The first chapter studies the subnational fiscal response to international aid, and examines how other donors and the Ugandan government respond to exogenous increases in the amount of World Bank funds allocated to local projects. While similar analysis has been done before at the country level, my analysis is the first that is focused on the subnational level. I find evidence of a ``crowding in'' of donors, whereby some other donors follow the lead of the World Bank in determining where to allocate funding across Uganda's smaller administrative units. The crowding in of aid, and the subsequent potential for overspending and diminishing marginal returns, may help explain why international aid sees large returns viewed locally, but smaller returns on national levels.
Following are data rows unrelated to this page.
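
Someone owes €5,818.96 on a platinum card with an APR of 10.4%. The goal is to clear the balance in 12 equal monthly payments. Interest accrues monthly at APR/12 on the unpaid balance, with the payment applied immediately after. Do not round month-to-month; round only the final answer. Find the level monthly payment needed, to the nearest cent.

Monthly rate r = 10.4%/12 = 0.866667% = 0.00866667.
Level-payment amortization: P = B₀·r / (1 − (1+r)^(−n)) = 5818.96·0.00866667 / (1 − 1.00867^(−12)).
Denominator 1 − (1+r)^(−12) = 0.0983707914.
P = 50.431 / 0.0983707914 ≈ 512.66.

€512.66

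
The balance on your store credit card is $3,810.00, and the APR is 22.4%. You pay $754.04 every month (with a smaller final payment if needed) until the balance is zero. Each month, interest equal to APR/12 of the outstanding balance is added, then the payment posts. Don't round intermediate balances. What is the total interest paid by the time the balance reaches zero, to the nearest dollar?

Monthly rate r = 22.4%/12 = 1.86667% = 0.0186667.
Payoff takes n = ⌈−ln(1 − rB₀/P)/ln(1+r)⌉ = ⌈5.357⌉ = 6 payments; the last is $270.48.
Total paid = 5·$754.04 + $270.48 = $4,040.68.
Total interest = total paid − principal = $4,040.68 − $3,810.00 = $230.68.

$231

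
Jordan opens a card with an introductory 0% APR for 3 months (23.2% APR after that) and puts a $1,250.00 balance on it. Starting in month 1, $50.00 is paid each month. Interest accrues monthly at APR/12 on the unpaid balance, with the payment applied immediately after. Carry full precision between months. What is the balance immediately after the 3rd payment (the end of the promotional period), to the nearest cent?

Promo months 1–3 at r₀ = 0%/12 = 0; months 4+ at r₁ = 23.2%/12 = 0.0193333.
After month 3 (no interest yet): B = $1,250.00 − 3·$50.00 = $1,100.00.

$1,100.00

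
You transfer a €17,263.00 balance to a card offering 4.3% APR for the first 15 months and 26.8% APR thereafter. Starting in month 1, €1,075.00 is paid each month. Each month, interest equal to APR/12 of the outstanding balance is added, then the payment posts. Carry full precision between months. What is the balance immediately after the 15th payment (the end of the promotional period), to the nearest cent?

€1,678.71

Promo months 1–15 at r₀ = 4.3%/12 = 0.00358333; months 16+ at r₁ = 26.8%/12 = 0.0223333.
After month 15: iterate B ← B·(1+r₀) − €1,075.00 for 15 months → €1,678.71.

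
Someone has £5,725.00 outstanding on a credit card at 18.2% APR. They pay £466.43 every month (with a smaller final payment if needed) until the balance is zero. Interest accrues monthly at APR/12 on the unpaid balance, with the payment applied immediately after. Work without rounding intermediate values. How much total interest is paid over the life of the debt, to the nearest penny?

£658.55

Monthly rate r = 18.2%/12 = 1.51667% = 0.0151667.
Payoff takes n = ⌈−ln(1 − rB₀/P)/ln(1+r)⌉ = ⌈13.684⌉ = 14 payments; the last is £319.96.
Total paid = 13·£466.43 + £319.96 = £6,383.55.
Total interest = total paid − principal = £6,383.55 − £5,725.00 = £658.55.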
The second chapter focuses on a randomized control trial which I conducted with the Uganda Revenue Authority (URA), studying tax compliance in the context of low state capacity. Although the ability of the state to collect tax revenue is crucial for development, relatively little is known about what drives tax compliance and how it can be improved in poor, low-capacity countries. I show that low-cost, easily implementable tax compliance interventions can succeed, testing a highly effective tax encouragement scheme in conjunction with URA. I find a 6x rate of return to sending a simple text message to prospective taxpayers in the days before taxes are due, which increases to 13x when considering an enforcement-focused message; this intervention is estimated to have raised over \$12,500 USD. To further understand the levers of tax compliance, I build an extensive, granular, nationwide dataset of public good provision, and utilize machine learning tools to estimate state capacity using this dataset; I then examine the heterogeneity of the treatment effect across different levels of state capacity. I find that the treatment was most effective in areas where state capacity is low, and particularly in areas where state capacity was low and there have been recent investments in public goods. These results suggest that while deterrence-based methods may be most effective across the board, there is a crucial role for fiscal exchange in encouraging tax compliance in low-capacity environments.
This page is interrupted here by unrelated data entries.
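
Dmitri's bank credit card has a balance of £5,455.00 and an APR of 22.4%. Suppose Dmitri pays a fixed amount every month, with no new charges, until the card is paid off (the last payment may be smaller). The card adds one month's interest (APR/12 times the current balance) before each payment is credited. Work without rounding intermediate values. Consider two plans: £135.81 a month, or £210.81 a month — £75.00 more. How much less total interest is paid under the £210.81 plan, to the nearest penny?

Monthly rate r = 22.4%/12 = 1.86667% = 0.0186667.
At £135.81/mo: n = ⌈−ln(1 − rB₀/P)/ln(1+r)⌉ = 75 payments (last £123.38); total interest = total paid − £5,455.00 = £4,718.32.
At £210.81/mo: 36 payments (last £142.36); total interest £2,065.71.
Interest saved = £4,718.32 − £2,065.71 = £2,652.61.

£2,652.61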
The third chapter focuses on the effects of administrative unit proliferation, or the creation of new subnational administrative units, on the provision of governmental services and the processes of economic development. I utilize a variety of rich data sources on budgets, educational personnel and infrastructure, household well-being, economic activity, political attitudes and voting behavior in a differences-in-differences framework to examine the effects of the 2009-2010 wave of district creation in Uganda. I compare parent districts, which inherit the administrative capacity of their predecessors; newly formed districts, which must build administrative capacity from the ground up; and non-splitting districts, which are unchanged, while controlling for a variety of underlying static and temporally varying characteristics. I find that parent districts benefit from the split in terms of service provision and medium-run economic development, suggesting that smaller districts may have been better able to respond adequately to the needs of the population. However, new districts benefit from the split only in terms of service provision and not in terms of economic development, suggesting that a lack of adminstrative capacity may have hampered their internal growth. These findings suggest that even under favorable conditions for the creation of new districts, a lack of adequate staffing capability may hinder the benefits of decentralization.
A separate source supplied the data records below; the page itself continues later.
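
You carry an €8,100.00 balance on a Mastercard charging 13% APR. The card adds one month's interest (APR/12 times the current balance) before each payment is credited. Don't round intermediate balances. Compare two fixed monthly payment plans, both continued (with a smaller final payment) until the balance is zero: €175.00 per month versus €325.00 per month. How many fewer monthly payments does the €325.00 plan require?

Monthly rate r = 13%/12 = 1.08333% = 0.0108333.
At €175.00/mo: n = ⌈−ln(1 − rB₀/P)/ln(1+r)⌉ = 65 payments (last €104.23); total interest = total paid − €8,100.00 = €3,204.23.
At €325.00/mo: 30 payments (last €67.66); total interest €1,392.66.
Payments saved = 65 − 30 = 35.

35 fewer payments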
Jointly, these three papers address three topics crucial to the fields of both development and public economics: fiscal response, taxation, and decisions on governmental size. In other words, this dissertation addresses how countries raise funding, both internally and externally, and where and how capably they spend it. Although I study these questions in the context of Uganda, all three papers have broader implications, whether on the dynamics of international aid, the importance of state capacity to taxation (and vice versa), or the dynamics of economic development under insufficient administrative capacity.